Камилла взяла его руку в свои и склонилась к его уху.

– Ты, Винер, мозг всего этого дела. Улаживай все проблемы с наукой, устраивай все с деньгами. Только помни, что, когда тебе надо будет сделать что-нибудь быстро и четко, без меня тебе не обойтись. Упрись в это дело рогом. Это сейчас твоя единственная работа. Не парь себе мозги всякими ужасами, выбрось их из головы! Все будет путем, пока мы делаем то, что должны. От одного прокола с Люси все не завалится.

Она встала из-за стола, взволнованная новой задачей, которую ей предстояло решить. По дороге натянула куртку, обмоталась шарфом и вышла на улицу.

Женщина издали увидела, что Кэрол сидит за рулем и делает вид, что ведет машину. Ключи так и торчали в замке зажигания, двигатель работал. Парочка, вышедшая из остановившегося рядом «доджа-караван», в испуге косилась на маленькую девочку, но Камилла Шокет только подумала: «Давай, малышка, учись», – и улыбнулась дочке широкой радостной улыбкой. Но, подойдя к машине, обнаружила, что Кэрол заперла дверцу изнутри.

– Открой, Кэрол. Открой мамочке дверь.

Девочка покачала головой и высунула язык. Камилла показала ей сэндвич с сыром и спросила:

– Хочешь, чтобы мамочка бросила вкусняшку в снег?

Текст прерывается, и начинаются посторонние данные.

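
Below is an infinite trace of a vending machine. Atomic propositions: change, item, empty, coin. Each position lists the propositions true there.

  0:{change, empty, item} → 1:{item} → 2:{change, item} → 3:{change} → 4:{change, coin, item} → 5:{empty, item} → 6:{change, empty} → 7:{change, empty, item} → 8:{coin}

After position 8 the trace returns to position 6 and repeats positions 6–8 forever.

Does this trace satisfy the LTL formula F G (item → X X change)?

Satisfied

G (item → X X change) holds at position 0, which is reachable from 0, so F G (item → X X change) holds.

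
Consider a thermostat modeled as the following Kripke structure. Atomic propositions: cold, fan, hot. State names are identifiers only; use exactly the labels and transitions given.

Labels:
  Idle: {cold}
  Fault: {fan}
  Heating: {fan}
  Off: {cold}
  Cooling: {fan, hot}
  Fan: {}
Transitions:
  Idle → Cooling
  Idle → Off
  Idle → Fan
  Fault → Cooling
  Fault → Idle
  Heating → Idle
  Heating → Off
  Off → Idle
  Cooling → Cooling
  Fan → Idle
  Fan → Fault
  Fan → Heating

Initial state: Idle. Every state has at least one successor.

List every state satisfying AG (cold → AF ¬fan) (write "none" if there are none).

{Idle, Fault, Heating, Off, Cooling, Fan}

States satisfying cold → AF ¬fan: {Idle, Fault, Heating, Off, Cooling, Fan}.
States satisfying AG (cold → AF ¬fan): {Idle, Fault, Heating, Off, Cooling, Fan}.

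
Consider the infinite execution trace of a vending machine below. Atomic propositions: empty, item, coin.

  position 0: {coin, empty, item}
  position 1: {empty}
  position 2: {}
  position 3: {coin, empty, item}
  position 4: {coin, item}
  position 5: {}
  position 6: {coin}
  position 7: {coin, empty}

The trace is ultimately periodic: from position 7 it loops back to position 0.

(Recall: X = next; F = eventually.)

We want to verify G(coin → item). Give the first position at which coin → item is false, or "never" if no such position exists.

6

Check coin → item at each position in order: 0 ✓, 1 ✓, 2 ✓, 3 ✓, 4 ✓, 5 ✓.
At position 6 the labels are {coin}, so coin → item is false there. This is the first violation.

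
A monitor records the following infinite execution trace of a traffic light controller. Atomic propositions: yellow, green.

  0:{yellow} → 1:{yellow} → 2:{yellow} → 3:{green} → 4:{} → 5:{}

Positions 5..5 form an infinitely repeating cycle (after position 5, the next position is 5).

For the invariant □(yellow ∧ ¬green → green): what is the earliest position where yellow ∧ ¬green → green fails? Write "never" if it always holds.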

Обдумав положение, Кэрол решила, что все-таки будет лучше открыть переднюю дверцу. Сев на место водителя, Камилла велела дочери пересесть на заднее сиденье и процедила сквозь зубы:

– А за эту твою глупую выходку я съем сэндвич сама. Ты сегодня останешься голодной.

Девочка стала громко возмущаться и заплакала, но Камилла Шокет отъехала от ресторана и, нарочито чавкая, принялась за сэндвич с еще теплым сыром.

– Надо же, как вкусно, – сказала она, – даже слюнки текут.

Малышка молотила кулачками в спинку переднего сиденья и истошно вопила, а ее мамочке это казалось очень забавным. Она держала в руке последний кусочек. Кэрол прекратила истерику в надежде, что он достанется ей. Глядя на нее в зеркальце заднего обзора, Камилла рассмеялась, сказала «Оп!», и последний кусок булки с сыром исчез у нее во рту. Она с чавканьем его пережевывала, а потрясенный ребенок, замолчав, смотрел на мать широко открытыми и мокрыми от слез глазами.

На той же неделе, четверг, 3 февраля, и воскресенье, 6 февраля 1999 г.

Трое конспираторов решили встретиться дома у Люси.

Как по известным, так и по скрытым причинам, у каждого были серьезные подозрения в отношении двоих других. Эндрю с Камиллой полагали, что контролировать Люси будет достаточно трудно. Она наверняка не примет никакого прагматичного предложения, если оно не будет соответствовать ее принципам. Люси, со своей стороны, никак не могла понять отношения Камиллы к специфике их работы. Да, она должна была обследовать испытуемых в естественных условиях и докладывать о результатах. Но ведь речь в этом случае шла не о крысах, а о живых людях! А они стали умирать! Как она могла так спокойно и отстраненно заниматься своими анализами, будто речь шла о мухах-дрозофилах?

Раньше им всегда удавалось помогать людям. Они возвращали к жизни безнадежно больных, продлевали их дни и облегчали страдания. И вдруг их пациенты начали быстро уходить из жизни под натиском неумолимой болезни. Да, при применении еще не прошедших испытания лекарств всегда существует определенный риск, но раньше результаты их действия всегда оказывались благотворными или, по крайней мере, нейтральными. Тот факт, что Камилла, оказавшись свидетельницей массовых смертей, продолжала как ни в чем не бывало спокойно работать, сильно беспокоил и тревожил Люси.